I didn't come from your rib

My newly – empowered response, also got consistent. Determined to stand for what I believed in, I got a new mantra, “My dreams are too big, my view of life too broad, my passions too many, my interests too varied, my imagination too wild. I refuse to shrink”. I determined not to entertain any demands to shrink myself to fit the size of any man’s ego.

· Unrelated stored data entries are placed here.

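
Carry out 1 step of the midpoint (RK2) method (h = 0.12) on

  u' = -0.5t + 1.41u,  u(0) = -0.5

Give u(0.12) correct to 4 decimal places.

Midpoint: k1 = f(t_n, u_n); k2 = f(t_n + h/2, u_n + (h/2)·k1); u_{n+1} = u_n + h·k2.
t=0.000000, u=-0.500000:
  k1 = f(0.000000, -0.500000) = -0.705000
  k2 = f(0.060000, -0.542300) = -0.794643
  u ← -0.500000 + 0.12·(-0.794643) = -0.595357
u(0.12) ≈ -0.5954

-0.5954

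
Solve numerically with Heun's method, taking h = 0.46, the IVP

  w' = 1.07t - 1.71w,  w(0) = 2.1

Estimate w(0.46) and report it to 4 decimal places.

1.2110

Heun: k1 = f(t_n, w_n); k2 = f(t_n + h, w_n + h·k1); w_{n+1} = w_n + (h/2)·(k1 + k2).
t=0.000000, w=2.100000:
  k1 = f(0.000000, 2.100000) = -3.591000
  k2 = f(0.460000, 0.448140) = -0.274119
  w ← 2.100000 + (0.46/2)·(-3.591000 + (-0.274119)) = 1.211023
w(0.46) ≈ 1.2110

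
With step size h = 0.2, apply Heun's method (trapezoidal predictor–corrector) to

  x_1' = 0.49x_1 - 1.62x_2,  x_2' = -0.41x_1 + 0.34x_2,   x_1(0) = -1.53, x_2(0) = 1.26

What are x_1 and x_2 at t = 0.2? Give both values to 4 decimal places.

Heun on (x_1,x_2): k1 = f(t_n, state_n); k2 = f(t_n + h, state_n + h·k1); state_{n+1} = state_n + (h/2)·(k1 + k2).
0.000000: (-1.530000, 1.260000)
  k1 = (-2.790900, 1.055700)
  predictor → (-2.088180, 1.471140)
  k2 = (-3.406455, 1.356341)
  → (-2.149736, 1.501204)
(x_1(0.2), x_2(0.2)) ≈ (-2.1497, 1.5012)

-2.1497, 1.5012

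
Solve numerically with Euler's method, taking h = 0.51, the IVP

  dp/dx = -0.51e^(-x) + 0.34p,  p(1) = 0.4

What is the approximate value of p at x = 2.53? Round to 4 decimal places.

Euler: p_{n+1} = p_n + h·f(x_n, p_n).
x=1.000000, p=0.400000: f=-0.051619 → p ← 0.400000 + 0.51·(-0.051619) = 0.373675
x=1.510000, p=0.373675: f=0.014385 → p ← 0.373675 + 0.51·0.014385 = 0.381011
x=2.020000, p=0.381011: f=0.061889 → p ← 0.381011 + 0.51·0.061889 = 0.412575
p(2.53) ≈ 0.4126

0.4126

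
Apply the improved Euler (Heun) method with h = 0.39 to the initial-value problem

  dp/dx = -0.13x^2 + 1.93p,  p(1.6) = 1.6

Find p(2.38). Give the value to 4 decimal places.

Heun: k1 = f(x_n, p_n); k2 = f(x_n + h, p_n + h·k1); p_{n+1} = p_n + (h/2)·(k1 + k2).
x=1.600000, p=1.600000:
  k1 = f(1.600000, 1.600000) = 2.755200
  k2 = f(1.990000, 2.674528) = 4.647026
  p ← 1.600000 + (0.39/2)·(2.755200 + 4.647026) = 3.043434
x=1.990000, p=3.043434:
  k1 = f(1.990000, 3.043434) = 5.359015
  k2 = f(2.380000, 5.133450) = 9.171186
  p ← 3.043434 + (0.39/2)·(5.359015 + 9.171186) = 5.876823
p(2.38) ≈ 5.8768

5.8768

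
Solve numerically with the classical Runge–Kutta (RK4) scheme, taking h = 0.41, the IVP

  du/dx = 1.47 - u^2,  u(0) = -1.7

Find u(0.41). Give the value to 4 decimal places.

RK4: k1 = f(x_n, u_n); k2 = f(x_n + h/2, u_n + (h/2)·k1); k3 = f(x_n + h/2, u_n + (h/2)·k2); k4 = f(x_n + h, u_n + h·k3); u_{n+1} = u_n + (h/6)·(k1 + 2k2 + 2k3 + k4).
x=0.000000, u=-1.700000:
  k1 = f(0.000000, -1.700000) = -1.420000
  k2 = f(0.205000, -1.991100) = -2.494479
  k3 = f(0.205000, -2.211368) = -3.420149
  k4 = f(0.410000, -3.102261) = -8.154025
  u ← -1.700000 + (0.41/6)·(k1 + 2k2 + 2k3 + k4) = -3.162558
u(0.41) ≈ -3.1626

-3.1626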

I noticed something peculiar with my male friends. Their language shifted significantly when they become fathers to daughters. I now realise how having a daughter can transform a man into a feminist, when I see my young father friends, make posts about their daughters on social media.

Daddys girl 1

These young fathers speak with such pride and sometimes exaggeration about their daughters’ achievements and ambitions. They have such big dreams and wild imaginations of what their daughters can become. They see their daughters as CEOs, great artists and musicians, and even presidents. I haven’t come across any one describing their daughter as submissive, future helper, or future neck to a great man. It is clear that the daughters of these young fathers are their own products, and not the products of the rib of another man. I imagine that they would be outraged at the thought of their daughters’ potential being shrunk to fit the size of the ego of the man they love. The irony of needing a smaller spouse to raise a great daughter, remains baffling.

Today is International Women’s Day, and the theme this year is Make it Happen. We need to raise sons whose masculinities are not threatened by strong women. We need to raise our daughters to refuse to shrink. We can make it happen.